Both are medians— the middle value across all rentals or sales in the period, so one unusually high or low figure can't skew them. So rent and buy read consistently, each also shows an average annual change— the compound growth rate of the median from the earliest to the latest year we hold, expressed as a percent per year. It's a simple, like-for-like read on how prices have moved, not a forecast.
Rent comes from the Department of Families, Fairness & Housing Rental Report (Residential Tenancies Bond Authority bond lodgements), reused under CC BY 4.0, and is reported per bedroom. Sale prices come from the Victorian Property Sales Report (Valuer-General Victoria), reused under CC BY 3.0 AU, and are reported by property type (house / unit) — there is no bedroom breakdown in the published sales data. Where a locality isn't reported separately, we label the nearest reported area in the same postcode.

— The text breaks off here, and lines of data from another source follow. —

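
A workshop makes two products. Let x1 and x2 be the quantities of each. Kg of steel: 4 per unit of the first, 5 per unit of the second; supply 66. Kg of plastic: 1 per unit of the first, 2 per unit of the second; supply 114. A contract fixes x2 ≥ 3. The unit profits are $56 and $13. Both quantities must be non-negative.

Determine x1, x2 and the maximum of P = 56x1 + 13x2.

Vertices and P = 56x1 + 13x2:
  (0, 66/5) → P = 858/5
  (0, 3) → P = 39
  (51/4, 3) → P = 753

The binding constraints are 4x1 + 5x2 = 66 and x2 = 3.
Solving simultaneously gives x1 = 51/4, x2 = 3.

x1 = 51/4, x2 = 3, maximum P = 753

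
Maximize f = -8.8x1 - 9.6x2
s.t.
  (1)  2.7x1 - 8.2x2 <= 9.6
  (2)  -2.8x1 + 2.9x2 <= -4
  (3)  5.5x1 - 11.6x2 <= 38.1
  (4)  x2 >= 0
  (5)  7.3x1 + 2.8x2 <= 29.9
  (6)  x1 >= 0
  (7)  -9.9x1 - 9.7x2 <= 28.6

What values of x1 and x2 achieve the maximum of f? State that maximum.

x1 = 10/7, x2 = 0, maximum f = -88/7

Vertices and f = -8.8x1 - 9.6x2:
  (32/9, 0) → f = -1408/45
  (13603/3371, 1065/6742) → f = -624092/16855
  (10/7, 0) → f = -88/7
  (9791/2901, 5452/2901) → f = -138500/2901

The binding constraints are -2.8x1 + 2.9x2 = -4 and x2 = 0.
Solving simultaneously gives x1 = 10/7, x2 = 0.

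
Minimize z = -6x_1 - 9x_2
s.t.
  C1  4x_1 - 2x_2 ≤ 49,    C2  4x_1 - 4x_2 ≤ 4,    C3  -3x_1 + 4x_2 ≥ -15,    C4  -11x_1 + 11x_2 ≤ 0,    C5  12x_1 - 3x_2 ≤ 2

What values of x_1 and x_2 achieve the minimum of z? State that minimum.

x_1 = 2/9, x_2 = 2/9, minimum z = -10/3

Vertices and z = -6x_1 - 9x_2:
  (-11, -12) → z = 174
  (-1/9, -10/9) → z = 32/3
  (-15, -15) → z = 225
  (2/9, 2/9) → z = -10/3

At the optimal vertex, -11x_1 + 11x_2 = 0 and 12x_1 - 3x_2 = 2.
Solving simultaneously gives x_1 = 2/9, x_2 = 2/9.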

Each suburb opens with a short overview in two clearly-separated parts. The factual “about” sentence — what the place is and where it sits — is taken from Wikipedia and reused under its CC BY-SA licence, with a link back to the article on every page that uses it. We keep only neutral, descriptive wording and omit anything about crime, disasters, politics or religion. The second part — what the AusScore means and which pillars lift or lower it — is generated automatically from the same graded figures shown elsewhere on the page; no opinion is added, and no AI writing service is involved. Suburbs without a Wikipedia article simply show the data-driven summary on its own.
Every pillar on every suburb page carries a “Source & methodology” link to the exact government dataset it was built from — title, publisher, date, licence and a direct download.